Is there actually something inside the room or are the dogs just barking for no reason? She says she never gets to find out and doesn’t want to bother. “It isn’t ever in the same room. It’s either in the living room or my bedroom. And, well, I’m not having that, doggies. Bye.”
Witching hour
This is a story found on the subreddit /nosleep on the Reddit website. (It’s a forum that hosts an array of horror stories that are too believable to be unbelievable.) It’s about one person’s dog having a strange nocturnal habit.
“We have a dog[…]. We spoil him a lot, too. He used to sleep outside, but after a few days of rainy nights in August, we allowed him to sleep inside. Additionally, he barks at practically everything that passes in front of our house at night, so to shut him up, we kept him in.” starts Reddit user OldRockingChair in their post.
It isn’t too odd to want to keep a pet indoors during rough weather. OldRockingChair went on to explain that they would keep their dog tied so he wouldn’t knock over things or eat random objects in the room. But after a while, he would start whining and would wake the household. The poster thought he just didn’t like being alone so they eventually relented and kept him upstairs with them. It stopped the whining but it started something else.
“Quite literally every night at 3AM, our dog gets up and does an inspection of all the rooms. Not before 3AM, and not after.” This became a concern then. Why at 3AM? What was the dog doing?“But at 3AM, like clockwork, he wakes up. When we do let him down [from the bed], he goes from room to room, then sleeps in the doorway of my parents’ room. It’s happened every night that we could observe him. […] I don’t know what happens in our house at 3AM, but several times, when we do ‘catch him in the act’, he looks at the doorway of the room (whoever owns the room he happens to be in would wonder what the hell he’s doing), then stares at the person looking at him, then at the doorway again.”
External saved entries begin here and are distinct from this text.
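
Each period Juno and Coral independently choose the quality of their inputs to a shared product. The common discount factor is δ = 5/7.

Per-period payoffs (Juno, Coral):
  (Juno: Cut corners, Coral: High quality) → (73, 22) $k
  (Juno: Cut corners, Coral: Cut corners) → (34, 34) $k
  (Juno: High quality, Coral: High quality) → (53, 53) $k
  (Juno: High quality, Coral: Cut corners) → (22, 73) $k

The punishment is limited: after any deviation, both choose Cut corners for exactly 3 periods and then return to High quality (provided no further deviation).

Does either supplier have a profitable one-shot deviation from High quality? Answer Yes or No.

No

A one-shot deviation gives 73 now, then 34 for 3 periods, then back to 53.
Gain from deviating: (73−53) today; loss: (53−34) in each of the next 3 periods.
No-deviation condition: (53−34)(δ+…+δ^3) ≥ 73−53, i.e. δ+…+δ^3 ≥ 20/19.
At δ = 5/7: δ+…+δ^3 = 1.5889 ≥ 1.0526.
So cooperation is sustainable.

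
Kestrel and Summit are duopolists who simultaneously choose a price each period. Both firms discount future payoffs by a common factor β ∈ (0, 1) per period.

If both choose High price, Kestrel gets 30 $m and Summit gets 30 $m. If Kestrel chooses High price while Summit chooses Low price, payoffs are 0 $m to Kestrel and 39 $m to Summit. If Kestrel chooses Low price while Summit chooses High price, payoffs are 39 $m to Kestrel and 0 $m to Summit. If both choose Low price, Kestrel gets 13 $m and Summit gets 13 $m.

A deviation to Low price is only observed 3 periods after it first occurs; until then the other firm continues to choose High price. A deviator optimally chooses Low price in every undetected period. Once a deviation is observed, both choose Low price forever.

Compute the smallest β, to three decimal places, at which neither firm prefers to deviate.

The best deviation is to choose Low price for all 3 undetected periods, earning 39 each, then 13 forever once detected.
Deviation value: 39(1−β^3)/(1−β) + 13β^3/(1−β); cooperation value: 30/(1−β).
IC: 30 ≥ 39(1−β^3) + 13β^3 = 39 − 26β^3.
So β^3 ≥ 9/26, giving β ≥ (9/26)^(1/3) ≈ 0.702.

0.702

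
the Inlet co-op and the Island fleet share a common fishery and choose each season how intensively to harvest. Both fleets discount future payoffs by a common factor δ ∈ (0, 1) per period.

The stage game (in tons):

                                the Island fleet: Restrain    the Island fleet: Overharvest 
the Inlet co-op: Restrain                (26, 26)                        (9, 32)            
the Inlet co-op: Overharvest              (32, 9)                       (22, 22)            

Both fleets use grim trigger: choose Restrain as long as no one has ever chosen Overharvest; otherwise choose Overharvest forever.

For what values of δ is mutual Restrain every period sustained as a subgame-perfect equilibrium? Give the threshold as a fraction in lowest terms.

Under grim trigger the critical discount factor is (T−C)/(T−P) with T = 32, C = 26, P = 22.
δ* = (32−26)/(32−22) = 6/10 = 3/5.

3/5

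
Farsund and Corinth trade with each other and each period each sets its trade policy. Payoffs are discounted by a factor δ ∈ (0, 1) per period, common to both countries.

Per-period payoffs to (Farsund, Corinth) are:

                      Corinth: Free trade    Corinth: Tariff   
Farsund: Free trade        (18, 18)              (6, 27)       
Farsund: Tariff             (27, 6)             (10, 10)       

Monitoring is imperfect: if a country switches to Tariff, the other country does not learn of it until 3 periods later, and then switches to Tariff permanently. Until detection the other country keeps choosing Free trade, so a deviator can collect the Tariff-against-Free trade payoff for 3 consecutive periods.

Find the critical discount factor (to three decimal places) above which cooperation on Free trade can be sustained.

0.809

Deviating for the 3 undetected periods gains 27−18 = 9 per period over cooperation, then loses 18−10 = 8 per period forever once punishment starts.
Gain: 9(1 + δ + … + δ^2); loss: 8·δ^3/(1−δ).
No profitable deviation ⇔ 9(1−δ^3) ≤ 8·δ^3, i.e. δ^3 ≥ 9/(9+8) = 9/17.
Hence δ ≥ (9/17)^(1/3) ≈ 0.809.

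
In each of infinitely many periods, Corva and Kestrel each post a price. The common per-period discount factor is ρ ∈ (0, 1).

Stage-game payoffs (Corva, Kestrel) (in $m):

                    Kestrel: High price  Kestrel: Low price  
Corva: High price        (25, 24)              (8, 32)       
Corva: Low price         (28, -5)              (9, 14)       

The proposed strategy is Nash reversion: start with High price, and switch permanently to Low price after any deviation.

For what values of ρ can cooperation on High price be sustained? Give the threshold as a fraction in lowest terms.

For Corva: deviation gain 28−25 = 3, per-period punishment loss 25−9 = 16. IC gives ρ ≥ 3/19.
For Kestrel: gain 8, loss 10 per period, so ρ ≥ 8/18 = 4/9.
The tighter constraint is Kestrel's, so cooperation needs ρ ≥ 4/9.

4/9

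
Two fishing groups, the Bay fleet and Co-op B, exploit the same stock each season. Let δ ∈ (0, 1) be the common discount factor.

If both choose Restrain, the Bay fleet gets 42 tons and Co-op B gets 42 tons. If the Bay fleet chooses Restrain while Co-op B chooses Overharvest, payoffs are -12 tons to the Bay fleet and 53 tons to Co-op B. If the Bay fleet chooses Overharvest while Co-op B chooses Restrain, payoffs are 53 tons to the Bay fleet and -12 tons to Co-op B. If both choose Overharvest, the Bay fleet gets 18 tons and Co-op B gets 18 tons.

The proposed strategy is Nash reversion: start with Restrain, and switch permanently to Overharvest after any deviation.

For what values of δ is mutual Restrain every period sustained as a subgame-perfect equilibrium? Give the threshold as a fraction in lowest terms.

11/35

One-period gain from deviating is 53 − 42 = 11. The loss is 42 − 18 = 24 in every subsequent period, with present value 24·δ/(1−δ).
Deviation is unprofitable when 24·δ/(1−δ) ≥ 11, i.e. δ/(1−δ) ≥ 11/24.
Equivalently δ ≥ 11/(11+24) = 11/35.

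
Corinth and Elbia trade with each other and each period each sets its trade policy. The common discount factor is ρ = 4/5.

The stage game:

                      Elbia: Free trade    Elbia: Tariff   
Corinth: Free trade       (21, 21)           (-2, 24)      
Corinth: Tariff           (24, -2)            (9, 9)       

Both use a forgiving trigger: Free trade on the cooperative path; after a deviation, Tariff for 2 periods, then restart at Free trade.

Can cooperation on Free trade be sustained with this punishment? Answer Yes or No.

A one-shot deviation gives 24 now, then 9 for 2 periods, then back to 21.
Gain from deviating: (24−21) today; loss: (21−9) in each of the next 2 periods.
No-deviation condition: (21−9)(ρ+…+ρ^2) ≥ 24−21, i.e. ρ+…+ρ^2 ≥ 1/4.
At ρ = 4/5: ρ+…+ρ^2 = 1.4400 ≥ 0.2500.
So cooperation is sustainable.

Yes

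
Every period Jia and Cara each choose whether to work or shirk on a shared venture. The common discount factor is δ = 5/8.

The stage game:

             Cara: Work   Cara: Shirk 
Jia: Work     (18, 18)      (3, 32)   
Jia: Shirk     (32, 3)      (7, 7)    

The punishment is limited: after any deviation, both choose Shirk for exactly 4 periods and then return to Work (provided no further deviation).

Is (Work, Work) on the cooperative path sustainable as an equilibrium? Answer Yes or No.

Yes

IC: δ+…+δ^4 ≥ (32−18)/(18−7) = 14/11.
At δ = 5/8: partial sum = 1.4124 ≥ 1.2727. Cooperation sustainable.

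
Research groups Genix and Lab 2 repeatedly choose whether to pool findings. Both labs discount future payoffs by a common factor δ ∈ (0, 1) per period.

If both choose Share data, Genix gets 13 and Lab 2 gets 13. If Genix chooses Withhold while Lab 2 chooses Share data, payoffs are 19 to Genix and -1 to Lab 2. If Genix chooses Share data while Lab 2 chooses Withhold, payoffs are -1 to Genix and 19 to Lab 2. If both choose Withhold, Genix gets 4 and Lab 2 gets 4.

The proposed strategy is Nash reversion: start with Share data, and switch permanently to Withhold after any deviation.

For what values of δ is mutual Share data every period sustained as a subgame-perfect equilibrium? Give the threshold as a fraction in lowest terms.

2/5

13/(1−δ) ≥ 19 + 4δ/(1−δ)
13 ≥ 19 − 15δ
δ ≥ 6/15 = 2/5.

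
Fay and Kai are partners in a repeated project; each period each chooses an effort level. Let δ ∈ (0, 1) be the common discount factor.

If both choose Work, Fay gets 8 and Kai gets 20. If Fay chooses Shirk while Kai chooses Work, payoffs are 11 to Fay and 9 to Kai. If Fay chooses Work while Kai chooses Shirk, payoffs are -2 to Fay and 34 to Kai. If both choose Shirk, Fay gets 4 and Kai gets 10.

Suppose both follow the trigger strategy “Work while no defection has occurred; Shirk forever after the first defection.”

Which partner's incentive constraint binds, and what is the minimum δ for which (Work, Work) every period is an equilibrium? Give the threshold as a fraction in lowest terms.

Fay's threshold: (11−8)/(11−4) = 3/7.
Kai's threshold: (34−20)/(34−10) = 7/12.
3/7 < 7/12, so Kai binds and δ* = 7/12.

Kai; δ ≥ 7/12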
It is said that 3AM is the so-called witching hour. He’s probably just being a good guard dog for his owners.
Dear David
In early August last year, American writer and illustrator Adam Ellis started posting on his Twitter profile (@moby_dickhead) about a ghost haunting his apartment. The ghost, a young boy by the name of David, had been communicating with Ellis through different means – at one point, even actually speaking. Ellis and his #DearDavid reports were all over Twitter and the every corner of social media.
Ellis has two pet cats; he sometimes took photos and videos of his cats reacting to whatever it was David had been doing.
It all started on the night of August 7 when Ellis took a photo of his two cats by his front door and posted it on Twitter with this caption: “For the past 4 nights, my cats gather at the front door at exactly midnight & just stare at it, almost like something is on the other side.”
What made it really interesting? Ellis hadn’t actually been able to acknowledge the presence of “Dear David” until after this moment with his pets. It was only a few days later, after a series of more spooky events, that Ellis found out about David.
On the 26th, Ellis’ cats developed a new habit. “They began a new routine: hover around the door at 10 pm, cry for about 15 minutes, then wander off as if nothing’s wrong.” And this was before Ellis got the freaky phone calls from David.
Maybe his cats were alerting him to David’s arrival. Nobody said ghosts had to be impolite and not use the front door.
This appeared in Animal Scene magazine’s November 2018 issue.